25 June 2004


Thought For The Week

Cha n'oddym cheet er

[I cannot explain it]

House Of Cards?

To meltdown or not to meltdown? That is the question.

Market research company Experian are predicting that the housing market is going to crash and have identified Penwith as the second most likely place in the country for it to happen. Experian have identified 'danger zones' where the gap between house prices and income has widened most and, with house prices in Penwith having increased at nearly twice the national average, we've been fingered.

Interest rates are on the rise and there have been dark mutterings from various corners around the country about a general collapse in the housing market. But will it happen? The doomsayers say 'yea, verily' and the estate agents say 'pah!'. Local estate agents are fairly bullish that the demand for property in Penwith may slacken but won't ever collapse due to the popularity of the location amongst the moneyed classes. That said, you do wonder generally how long the massive inflation of property prices in Cornwall can continue, even with those blessed with telephone number salaries fuelling it.

One thing that both sides of the debate seem to agree on is that whatever happens the fate of the housing market down here will be determined on the Eastern Front. With so much of the recent property boom in these here parts having been generated by second homes, property development and speculation they say that the housing market in Cornwall will stand or fall on what happens to the property market in the South-East. 

Things That Go Bump In The Night!

Trouble at t'Castle.

Not of my making, I hasten to add. Last Friday (o joyous day!) there was our umpteenth wedding of the week. A particularly large one. Somehow we managed to get all the grub out (and feed the resis at the same time) and so limped off into the night after a long and gruelling day at about 10pm-ish.

Looking forward to some peace and quiet, as was most of the rest of town, my attention was drawn to the delicate noise of World War 3 appearing to break out at 10.30.

Now, t'Castle only allows people to let off fireworks between 9 and 10pm but the wedding party had promised that they had acquired 'stealth fireworks' and were allowed to let them off later than usual. Such was the stealthiness of the fireworks that they could be heard at the far end of Cardboard Bay!

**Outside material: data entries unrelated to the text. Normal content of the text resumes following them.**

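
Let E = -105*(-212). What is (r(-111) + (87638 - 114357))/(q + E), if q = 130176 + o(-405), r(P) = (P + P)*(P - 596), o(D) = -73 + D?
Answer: 130235/151958 ≈ 0.85705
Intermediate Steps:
r(P) = 2*P*(-596 + P) (r(P) = (2*P)*(-596 + P) = 2*P*(-596 + P))
E = 22260
q = 129698 (q = 130176 + (-73 - 405) = 130176 - 478 = 129698)
(r(-111) + (87638 - 114357))/(q + E) = (2*(-111)*(-596 - 111) + (87638 - 114357))/(129698 + 22260) = (2*(-111)*(-707) - 26719)/151958 = (156954 - 26719)*(1/151958) = 130235*(1/151958) = 130235/151958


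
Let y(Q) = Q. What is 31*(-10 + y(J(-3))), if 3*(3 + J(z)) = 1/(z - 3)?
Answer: -7285/18 ≈ -404.72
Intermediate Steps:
J(z) = -3 + 1/(3*(-3 + z)) (J(z) = -3 + 1/(3*(z - 3)) = -3 + 1/(3*(-3 + z)))
31*(-10 + y(J(-3))) = 31*(-10 + (28 - 9*(-3))/(3*(-3 - 3))) = 31*(-10 + (⅓)*(28 + 27)/(-6)) = 31*(-10 + (⅓)*(-⅙)*55) = 31*(-10 - 55/18) = 31*(-235/18) = -7285/18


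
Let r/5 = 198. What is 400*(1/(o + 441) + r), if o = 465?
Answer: 179388200/453 ≈ 3.9600e+5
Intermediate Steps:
r = 990 (r = 5*198 = 990)
400*(1/(o + 441) + r) = 400*(1/(465 + 441) + 990) = 400*(1/906 + 990) = 400*(896941/906) = 179388200/453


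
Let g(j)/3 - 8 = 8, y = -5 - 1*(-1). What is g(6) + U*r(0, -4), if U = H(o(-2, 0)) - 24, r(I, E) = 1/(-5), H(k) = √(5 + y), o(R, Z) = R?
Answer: 263/5 ≈ 52.600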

To commemorate the unspecial day for St. Ives residents the perpetrator of the deed, the bride's god-father, bowed to t'Castle's request to put a public apology in this week's T&E. (Well, it was alright for him, he was just going to bugger off back to London. We've got to live and work here!).

Rooney Tunes

Well, it was bound to happen, wasn't it? There's always some sad act who needs to mask their inferiority complex by basking in the reflected glory of someone else.

So, quelle surprise, Wayne Rooney is of Cornish descent. Not only that but he is a descendant of 19th century boxing legend, Helston's Bob Fitzsimmons.

"It's through his great-great grandfather who was a blood relation," claimed Rooney's uncle. "So I reckon the warrior spirit must be in Wayne's blood."

Yes. I'm sure. Obviously this is the source of Rooney's aggressive  and pugnacious style of play. Nothing to do with growing up on a council estate in Croxteth, then!

Hear No Evil, Speak No Evil, TUC No Evil?

Well, here we go again. I'll just batten down my hatches in preparation for another assault from the Surrey stockbroker belt .....

If you've read this week's e-mails from Janet Bentley and Winwaloe, here is a synopsis of what has been reported about the TUC Report; Fair Play For Cornwall - It's Time To End The Low Wage Economy:-

Cornwall is still the poorest county in Britain with the average wage being £95 a week below the national average.

Penwith has the lowest average weekly wage in Cornwall.

The national average is £483 per week. The average wage in Penwith is £315.

More than a quarter of Cornwall's workers earn less than £250 gross per week.

There are 34,300 working families in Cornwall who receive child and/or working tax credits.

Quoth the report:-

"Cornwall is being presented as the trendy place to come but beneath the glamorous image and beautiful countryside remains a working population struggling to make ends meet on a mixture of meagre pay and tax credits."

The solution? The TUC Report calls for money from O1 and the like to be invested in creating high skill/high pay jobs instead of the low-paid jobs that have been created in shops, hotels, catering and caring.